Arnaldur Indridason (interview 2005)
Het is grappig dat overal
ter wereld ongeveer dezelfde vragen worden gesteld...
In 2003 las ik Noorderveen
van Arnaldur Indriðason, het eerste boek dat in Nederlandse
vertaling verscheen. Ik vond het een geweldig boek en het verhaal
maakte me nieuwsgierig naar deze IJslandse schrijver. Een zoektocht
op internet was het gevolg evenals een e-mail interview.

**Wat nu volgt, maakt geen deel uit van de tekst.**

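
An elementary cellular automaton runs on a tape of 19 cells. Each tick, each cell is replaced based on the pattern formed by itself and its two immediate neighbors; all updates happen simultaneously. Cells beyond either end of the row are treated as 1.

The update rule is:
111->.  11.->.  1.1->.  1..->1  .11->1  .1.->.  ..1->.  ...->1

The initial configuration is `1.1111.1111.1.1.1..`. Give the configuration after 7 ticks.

tick 1: ..1....1.........1.
tick 2: 1..111..11111111...
tick 3: .1.1..1.1.......11.
tick 4: ....1....111111.1..
tick 5: 111..111.1.......1.
tick 6: ...1.1....111111...
tick 7: 11....111.1.....11.

11....111.1.....11.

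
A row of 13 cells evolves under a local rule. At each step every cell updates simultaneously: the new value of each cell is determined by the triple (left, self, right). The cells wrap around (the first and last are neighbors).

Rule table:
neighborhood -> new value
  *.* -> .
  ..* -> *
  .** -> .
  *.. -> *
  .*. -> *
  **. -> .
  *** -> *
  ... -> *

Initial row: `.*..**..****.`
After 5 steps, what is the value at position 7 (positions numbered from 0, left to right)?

.

****..**.**.*
***.**.......
.*....*******
.*****.*****.
*.***...***.*
position 7 holds .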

In dit interview gaf de schrijver aan dat hij nog nooit in Amsterdam
was geweest en dat hij daar graag een keer zou willen komen. In
april 2005 is het zover. Arnaldur Indriðason is in ons land
ter promotie van zijn beide boeken: Maandagskinderen en Engelenstem.
En ik kreeg de gelegenheid hem te interviewen.
Het interview vindt plaats
in de prachtige bibliotheek van het Ambassade Hotel in Amsterdam.
De schrijver blijkt op de hoogte te zijn van het bestaan van Crimezone
en van mijn site en mijn Erlendur ABC. Een prettige binnenkomer!
Allereerst check ik of het
klopt dat Arnaldur tot dusver 6 boeken heeft geschreven met Erlendur
Sveinsson in de hoofdrol. Dat klopt. Dat zijn achtereenvolgens:
Maandagskinderen, Dauðarósir (nog niet vertaald), Noorderveen,
Moordkuil, Engelenstem en Koudegolf. De filmrechten van twee van
zijn boeken zijn inmiddels verkocht en de films zijn in de maak.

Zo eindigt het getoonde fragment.